Below dataset is a access report of a perticular bank account.
>>> df = spark.createDataFrame([ ('344022', 'debit', 300), ('433456', 'credit', 25), ('355765', 'view', 0) ], ['accno', 'operation', 'amount'])
>>> df.show()
+------+---------+------+
| accno|operation|amount|
+------+---------+------+
|344022| debit| 300|
|433456| credit| 25|
|355765| view| 0|
+------+---------+------+
What we want is to catagorize the operations into transactional and non transactional and create a new column.
- Lets create a dictionary for our mapping.
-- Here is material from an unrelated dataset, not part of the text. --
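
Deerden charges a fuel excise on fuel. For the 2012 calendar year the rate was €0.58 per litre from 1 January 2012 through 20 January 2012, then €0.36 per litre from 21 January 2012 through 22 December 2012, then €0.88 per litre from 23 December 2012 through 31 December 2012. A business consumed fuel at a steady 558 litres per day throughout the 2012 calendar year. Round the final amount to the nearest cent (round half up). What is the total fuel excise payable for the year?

€78,588.72

1 January – 20 January 2012: 20 days × 558 litres/day = 11,160 litres at €0.58/litre → €6,472.80
21 January – 22 December 2012: 337 days × 558 litres/day = 188,046 litres at €0.36/litre → €67,696.56
23 December – 31 December 2012: 9 days × 558 litres/day = 5,022 litres at €0.88/litre → €4,419.36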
>>> map_data = { 'debit': 'transactional', 'credit': 'transactional', 'view': 'non-transctional' }
>>> map_data
{'debit': 'transactional', 'credit': 'transactional', 'view': 'non-transctional'}
- Now lets map this to our dataframe
>>> from itertools import chain
>>> from pyspark.sql.functions import create_map, lit
>>>
>>> mapping = create_map([lit(x) for x in chain(*map_data.items())])
>>> result_df = df.withColumn('type', mapping[df['operation']])
>>> result_df.show()
+------+---------+------+----------------+
| accno|operation|amount| type|
+------+---------+------+----------------+
|344022| debit| 300| transactional|
|433456| credit| 25| transactional|
|355765| view| 0|non-transctional|
+------+---------+------+----------------+
Hope that was super easy!